On a longtemps parlé du phénomène de deux Québec dans un. Celui qui mettait en opposition Montréal avec le Québec des régions. Le Québec est aujourd'hui beaucoup plus complexe. Comme l'a bien exprimé le sondage CROP-La Presse diffusé cette fin de semaine, on réalise que notre société est bel et bien plus fragmentée que jamais. Ses lignes de fracture sont d'ailleurs multiples. Elles vont bien au-delà des clivages traditionnels.

En 40 ans, les Québécois sont passés du rêve du grand soir de l'indépendance à un grand éclatement. Il fut une époque où les partis se ressemblaient sur bien des aspects et où leur distinction résidait principalement dans la question du statut du Québec. Or, c'est loin d'être la seule question qui justifie le choix politique des électeurs d'aujourd'hui.

Ces dernières années, des débats portant sur l'identité ont notamment été mis à l'avant-scène par la Charte des valeurs.

Le débat entre les carrés rouges et les carrés verts lors de la dernière crise étudiante fut également structurant.

Ce dernier avait pour toile de fond l'équité intergénérationnelle et une remise en question du niveau d'intervention de l'État.

De tels débats ont politiquement socialisé les nouvelles générations. Cela a conditionné leur façon de voir l'avenir, leur cadre de référence politique. Pour leurs aînés, ce sont plutôt les grands débats constitutionnels qui ont joué ce rôle. Ce changement a permis de donner naissance à un Québec politiquement pluriel, plus éclaté politiquement.

On peut être régionaliste de gauche, souverainiste, identitaire ou encore anti-élite, montréalais, fédéraliste de droite. On peut être nationaliste au centre, tout en étant écolo. Bref, toutes les permutations de ces options, et de bien d'autres, constituent des éléments qui peuvent nous aider à comprendre les électeurs. Le bipartisme s'est transformé en multipartisme. N'en déplaise à certains, la diversité électorale s'impose peu à peu. On observe un éclatement des identités politiques. Au-delà des grandes idéologies, la politique à la carte a la cote.

LE MALAISE DES PARTIS POLITIQUES

Dans ce nouvel univers, les partis politiques se cherchent. La nouvelle réalité leur demande de s'adapter, ce qui est particulièrement difficile. Ils ont perdu leurs repères, leur boussole. En cette fin de session, le malaise semble d'autant plus évident. Tout le monde veut s'assurer d'avoir une place dans les discussions du temps des Fêtes, mais le positionnement de chacun des partis représentés à l'Assemblée nationale apparaît nébuleux.

Les libéraux de la rigueur sont devenus les libéraux de la justice sociale qui souhaitent rouvrir le débat constitutionnel.

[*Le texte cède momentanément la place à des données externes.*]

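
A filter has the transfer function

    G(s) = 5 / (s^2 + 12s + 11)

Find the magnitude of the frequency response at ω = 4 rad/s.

Substitute s = j4: numerator = 5, denominator = -5 + j48.
|G(j4)| = |5| / |-5 + j48| = 5 / 48.260 ≈ 0.1036.

|G(j4)| ≈ 0.1036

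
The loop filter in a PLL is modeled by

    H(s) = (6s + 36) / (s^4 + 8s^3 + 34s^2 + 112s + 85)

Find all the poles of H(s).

The poles are the roots of the denominator s^4 + 8s^3 + 34s^2 + 112s + 85 = 0.
Trying s = -5: the polynomial evaluates to 0, so (s + 5) is a factor.
Dividing out leaves s^3 + 3s^2 + 19s + 17 = 0.
This factors further as (s^2 + 2s + 17)(s + 1) = 0.

s = -1 ± 4j, -5, -1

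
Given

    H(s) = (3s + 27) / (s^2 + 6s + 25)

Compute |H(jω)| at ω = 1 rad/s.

|H(j1)| ≈ 1.098

Substitute s = j1: numerator = 27 + j3, denominator = 24 + j6.
|H(j1)| = |27 + j3| / |24 + j6| = 27.166 / 24.739 ≈ 1.098.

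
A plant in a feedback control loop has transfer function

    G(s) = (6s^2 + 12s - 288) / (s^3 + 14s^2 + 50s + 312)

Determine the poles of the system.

The poles are the roots of the denominator s^3 + 14s^2 + 50s + 312 = 0.
Trying s = -12: the polynomial evaluates to 0, so (s + 12) is a factor.
Dividing out leaves s^2 + 2s + 26 = 0.
The quadratic formula then gives s = -1 ± 5j.

s = -1 ± 5j, -12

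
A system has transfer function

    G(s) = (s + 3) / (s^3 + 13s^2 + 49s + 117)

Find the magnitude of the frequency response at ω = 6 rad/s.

Substitute s = j6: numerator = 3 + j6, denominator = -351 + j78.
|G(j6)| = |3 + j6| / |-351 + j78| = 6.7082 / 359.56 ≈ 0.01866.

|G(j6)| ≈ 0.01866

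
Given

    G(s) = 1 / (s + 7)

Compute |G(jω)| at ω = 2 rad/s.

Substitute s = j2: numerator = 1, denominator = 7 + j2.
|G(j2)| = |1| / |7 + j2| = 1 / 7.2801 ≈ 0.1374.

|G(j2)| ≈ 0.1374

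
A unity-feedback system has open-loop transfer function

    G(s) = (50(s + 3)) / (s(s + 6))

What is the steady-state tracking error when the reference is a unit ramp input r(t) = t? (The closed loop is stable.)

e_ss = 0.04000

G(s) has one pole at the origin.
This is a Type 1 system. Kv = lim_{s→0} s·G(s) = 150/6 = 25.
e_ss = 1/Kv = 1/(25) = 1/25 ≈ 0.04000.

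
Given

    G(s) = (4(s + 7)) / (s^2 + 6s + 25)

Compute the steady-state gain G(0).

G(0) = 28/25 ≈ 1.120

Set s = 0: G(0) = (28) / (25) = 28/25.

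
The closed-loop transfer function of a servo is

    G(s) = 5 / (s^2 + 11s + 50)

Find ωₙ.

ωₙ ≈ 7.071 rad/s

Compare the denominator to the standard form s^2 + 2ζωₙs + ωₙ².
ωₙ² = 50, so ωₙ = √50 ≈ 7.071 rad/s.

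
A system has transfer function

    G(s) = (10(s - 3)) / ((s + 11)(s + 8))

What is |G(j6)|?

Substitute s = j6: numerator = -30 + j60, denominator = 52 + j114.
|G(j6)| = |-30 + j60| / |52 + j114| = 67.082 / 125.30 ≈ 0.5354.

|G(j6)| ≈ 0.5354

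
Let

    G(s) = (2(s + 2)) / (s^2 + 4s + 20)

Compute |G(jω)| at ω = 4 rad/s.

Substitute s = j4: numerator = 4 + j8, denominator = 4 + j16.
|G(j4)| = |4 + j8| / |4 + j16| = 8.9443 / 16.492 ≈ 0.5423.

|G(j4)| ≈ 0.5423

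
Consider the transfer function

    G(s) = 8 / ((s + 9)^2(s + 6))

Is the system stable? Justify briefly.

The poles can be read from the denominator factors: s = -9, -6, -9.
Since all poles lie strictly in the left half-plane, the system is stable.

stable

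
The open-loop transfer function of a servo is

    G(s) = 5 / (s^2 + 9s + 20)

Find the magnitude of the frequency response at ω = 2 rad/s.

|G(j2)| ≈ 0.2076

Substitute s = j2: numerator = 5, denominator = 16 + j18.
|G(j2)| = |5| / |16 + j18| = 5 / 24.083 ≈ 0.2076.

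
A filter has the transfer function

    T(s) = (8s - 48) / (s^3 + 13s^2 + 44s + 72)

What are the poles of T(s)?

The poles are the roots of the denominator s^3 + 13s^2 + 44s + 72 = 0.
Trying s = -9: the polynomial evaluates to 0, so (s + 9) is a factor.
Dividing out leaves s^2 + 4s + 8 = 0.
The quadratic formula then gives s = -2 ± 2j.

s = -2 ± 2j, -9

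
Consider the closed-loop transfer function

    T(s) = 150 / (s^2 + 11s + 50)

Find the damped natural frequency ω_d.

Comparing s^2 + 11s + 50 to s^2 + 2ζωₙs + ωₙ²: ωₙ = √50 ≈ 7.071 rad/s and ζ = 11/(2·√50) ≈ 0.7778.
ζωₙ = 11/2 = 5.5, so ω_d = ωₙ√(1−ζ²) = √(ωₙ² − (ζωₙ)²) = √(50 − 5.5²) = √19.75 ≈ 4.444 rad/s.

ω_d ≈ 4.444 rad/s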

Le PQ de Jean-François Lisée veut converger avec Québec solidaire, tout en faisant des gains auprès de l'électorat caquiste. La Coalition avenir Québec pense rompre avec ses racines adéquistes en pigeant dans le Fonds des générations pour baisser les tarifs et les impôts de la classe moyenne. Chez Québec solidaire, ce sont davantage ses électeurs qui causent des maux de tête. Ils sont plus à gauche et inclusifs que souverainistes.

Il ne faut donc pas se surprendre de la sortie pour un changement du mode de scrutin.

Le Parti québécois, la Coalition avenir Québec, Québec solidaire, le Parti vert du Québec et Option nationale sont venus appuyer une proposition portée depuis longtemps par le Mouvement démocratie nouvelle. Il s'agit d'une initiative transpartisane aussi rare que positive. Elle s'appuie d'ailleurs sur les travaux réalisés il y a quelques années par un gouvernement libéral.

Ce Québec devenu davantage pluriel rend quasi impossible pour un parti de satisfaire tous les espoirs des électeurs. Quasi impossible mais pas impossible. Les libéraux fédéraux de Justin Trudeau sont parvenus à canaliser le vote du changement et à acquérir une vaste majorité de sièges en 2015. Justin Trudeau avait su mobiliser l'espoir. En cette fin d'année 2016, lui aussi semble malheureusement oublier certains de ses engagements phares, notamment en matière de réforme électorale. Si cela se confirmait, la désillusion n'en serait que plus grande.

Une modification du processus démocratique ne représente pas une potion magique. Elle peut en revanche assurer une meilleure représentation. Il s'agit d'une médecine douce, mais d'une médecine tout de même qui contribuerait à diminuer le cynisme ambiant. Cela permettrait aussi au Québec pluriel de s'exprimer plus fidèlement. En prenant acte de la fragmentation de l'électorat québécois, une telle réforme permettrait d'établir de nouveaux dialogues politiques sur des bases nouvelles.

Plus que jamais, les différents Québec doivent être en mesure de débattre et d'échanger. Cela constitue la base d'une société mature politiquement, d'une société véritablement démocratique.